Oltre alle tre parole chiave che compongono il titolo di questo appuntamento «La Chiesa in Africa a servizio della riconciliazione, della giustizia e della pace. Voi siete il sale della terra voi siete la luce del mondo» il Papa propone tre ulteriori livelli su cui deve concentrarsi il lavoro dei padri sinodali: il primato di Dio, il matrimonio, i bambini.
Se il primo rappresenta un «tesoro inestimabile per il mondo intero», il senso profondo di Dio vissuto dal continente rischia oggi di essere attaccato, come abbiamo detto, da «patologie» che l’Occidente esporta, quasi tentativo di soffocare quella «assoluta signoria di Dio» che è «uno dei tratti salienti e unificanti della cultura africana».

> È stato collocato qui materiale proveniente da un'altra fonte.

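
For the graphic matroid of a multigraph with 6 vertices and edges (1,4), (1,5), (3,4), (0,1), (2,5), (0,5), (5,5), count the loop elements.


In a graphic matroid, a loop is a self-loop edge (u,u) with rank 0.
Examining all 7 edges for self-loops...
Self-loops found: (5,5)
Number of loops = 1.

1


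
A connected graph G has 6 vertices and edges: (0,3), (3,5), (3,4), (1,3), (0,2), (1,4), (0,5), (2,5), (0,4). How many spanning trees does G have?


By Kirchhoff's matrix tree theorem, the number of spanning trees equals
the determinant of any cofactor of the Laplacian matrix L.
G has 6 vertices and 9 edges.
Computing the (5 x 5) cofactor determinant gives 55.

55


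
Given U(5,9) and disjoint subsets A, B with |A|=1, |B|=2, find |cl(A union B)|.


|A union B| = 1 + 2 = 3 (disjoint).
In U(5,9), cl(S) = S if |S| < 5, else cl(S) = E.
Since 3 < 5, cl(A union B) = A union B.
|cl(A union B)| = 3.

3


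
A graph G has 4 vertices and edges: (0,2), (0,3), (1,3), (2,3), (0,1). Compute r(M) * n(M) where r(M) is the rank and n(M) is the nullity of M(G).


r(M) = |V| - c = 4 - 1 = 3.
nullity = |E| - r(M) = 5 - 3 = 2.
Product = 3 * 2 = 6.

6


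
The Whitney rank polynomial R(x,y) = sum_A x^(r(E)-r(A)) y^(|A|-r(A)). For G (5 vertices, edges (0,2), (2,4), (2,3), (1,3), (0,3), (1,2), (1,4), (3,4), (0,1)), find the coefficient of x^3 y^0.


R(x,y) = sum over A in 2^E of x^(r(E)-r(A)) * y^(|A|-r(A)).
G has 5 vertices, 9 edges. r(E) = 4.
Enumerate all 2^9 = 512 subsets.
Count subsets with r(E)-r(A)=3 and |A|-r(A)=0: 9.

9


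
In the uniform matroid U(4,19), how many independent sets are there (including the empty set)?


Independent sets of U(4,19) are all subsets of size <= 4.
Count = C(19,0) + C(19,1) + C(19,2) + C(19,3) + C(19,4)
     = 1 + 19 + 171 + 969 + 3876
     = 5036.

5036


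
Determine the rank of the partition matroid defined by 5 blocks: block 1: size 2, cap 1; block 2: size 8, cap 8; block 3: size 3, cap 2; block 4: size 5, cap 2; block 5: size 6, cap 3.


Rank of a partition matroid = sum of min(|Si|, ci) for each block.
= min(2,1) + min(8,8) + min(3,2) + min(5,2) + min(6,3)
= 1 + 8 + 2 + 2 + 3
= 16.

16


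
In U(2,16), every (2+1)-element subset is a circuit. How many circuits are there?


In U(2,16), circuits are the (3)-element subsets.
Any set of 3 elements is dependent, and removing any one element gives
an independent set of size 2, so it is a minimal dependent set.
Number of circuits = C(16,3) = (16 * 15 * 14) / (1 * 2 * 3) = 560.

560


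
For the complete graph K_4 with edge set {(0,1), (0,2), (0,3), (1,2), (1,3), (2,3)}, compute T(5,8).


T(K_4; x,y) = x^3 + 3x^2 + 4xy + 2x + y^3 + 3y^2 + 2y.
Substituting x=5, y=8:
= 125 + 75 + 160 + 10 + 512 + 192 + 16
= 1090.

1090


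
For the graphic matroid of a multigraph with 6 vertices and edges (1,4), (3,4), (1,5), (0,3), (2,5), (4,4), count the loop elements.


In a graphic matroid, a loop is a self-loop edge (u,u) with rank 0.
Examining all 6 edges for self-loops...
Self-loops found: (4,4)
Number of loops = 1.

1


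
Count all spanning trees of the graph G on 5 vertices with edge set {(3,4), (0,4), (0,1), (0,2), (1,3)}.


By Kirchhoff's matrix tree theorem, the number of spanning trees equals
the determinant of any cofactor of the Laplacian matrix L.
G has 5 vertices and 5 edges.
Computing the (4 x 4) cofactor determinant gives 4.

4


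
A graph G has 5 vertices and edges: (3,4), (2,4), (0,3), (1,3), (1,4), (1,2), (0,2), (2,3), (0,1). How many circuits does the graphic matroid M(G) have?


A circuit in a graphic matroid = edge set of a simple cycle.
G has 5 vertices and 9 edges.
Enumerating all minimal edge subsets forming cycles...
Total circuits found: 22.

22


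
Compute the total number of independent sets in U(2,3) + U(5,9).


For a direct sum, |I(M1+M2)| = |I(M1)| * |I(M2)|.
|I(U(2,3))| = sum C(3,k) for k=0..2 = 7.
|I(U(5,9))| = sum C(9,k) for k=0..5 = 382.
Total = 7 * 382 = 2674.

2674


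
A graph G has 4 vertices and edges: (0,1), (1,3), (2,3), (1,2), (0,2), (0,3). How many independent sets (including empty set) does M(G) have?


An independent set in a graphic matroid is an acyclic edge subset.
G has 4 vertices and 6 edges.
Enumerate all 2^6 = 64 subsets, checking for acyclicity.
Total independent sets = 38.

38


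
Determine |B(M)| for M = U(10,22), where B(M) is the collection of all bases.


Bases of U(10,22) are all 10-element subsets of the 22-element ground set.
Number of bases = C(22,10).
(22 choose 10) = 646646.

646646


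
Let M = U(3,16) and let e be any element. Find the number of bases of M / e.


Contracting e from U(3,16) gives U(2,15).
Bases of U(2,15) = C(15,2) = 15! / (2! * 13!) = 105.

105


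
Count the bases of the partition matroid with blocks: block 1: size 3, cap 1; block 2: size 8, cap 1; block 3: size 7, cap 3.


A basis picks exactly ci elements from block i.
Number of bases = product of C(|Si|, ci).
= C(3,1) * C(8,1) * C(7,3)
= 3 * 8 * 35
= 840.

840


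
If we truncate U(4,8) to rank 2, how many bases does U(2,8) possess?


Truncating U(4,8) to rank 2 gives U(2,8).
Bases of U(2,8) are all 2-element subsets of 8 elements.
Number of bases = (8 choose 2) = 28.

28


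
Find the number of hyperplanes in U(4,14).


Hyperplanes of U(4,14) are flats of rank 3.
In a uniform matroid, these are exactly the (3)-element subsets.
Count = C(14,3) = 14! / (3! * 11!) = 364.

364


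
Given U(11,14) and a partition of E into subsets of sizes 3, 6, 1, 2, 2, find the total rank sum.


r(Ai) = min(|Ai|, 11) for each part.
Sum = min(3,11) + min(6,11) + min(1,11) + min(2,11) + min(2,11)
    = 3 + 6 + 1 + 2 + 2
    = 14.

14


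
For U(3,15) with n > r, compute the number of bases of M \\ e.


Deleting e from U(3,15) gives U(3,14) since n > r.
Bases of U(3,14) = (14 choose 3) = 364.

364


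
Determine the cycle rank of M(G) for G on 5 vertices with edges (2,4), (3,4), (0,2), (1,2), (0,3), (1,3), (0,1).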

Poi il matrimonio. Di fronte ai molteplici modi in cui il matrimonio è vissuto nelle culture africane, segnato spesso dalla poligamia e da una visione subalterna della donna, la Bibbia, afferma Benedetto XVI, ci presenta una realtà che «non esiste al di fuori della relazione con Dio». Una «suggestione» che viene prima di «ogni riflessione e indicazione di tipo morale»; per questo, afferma nell’omelia il Papa, «nella misura in cui custodisce e sviluppa la sua fede, l’Africa potrà trovare risorse immense da donare a vantaggio della famiglia fondata sul matrimonio».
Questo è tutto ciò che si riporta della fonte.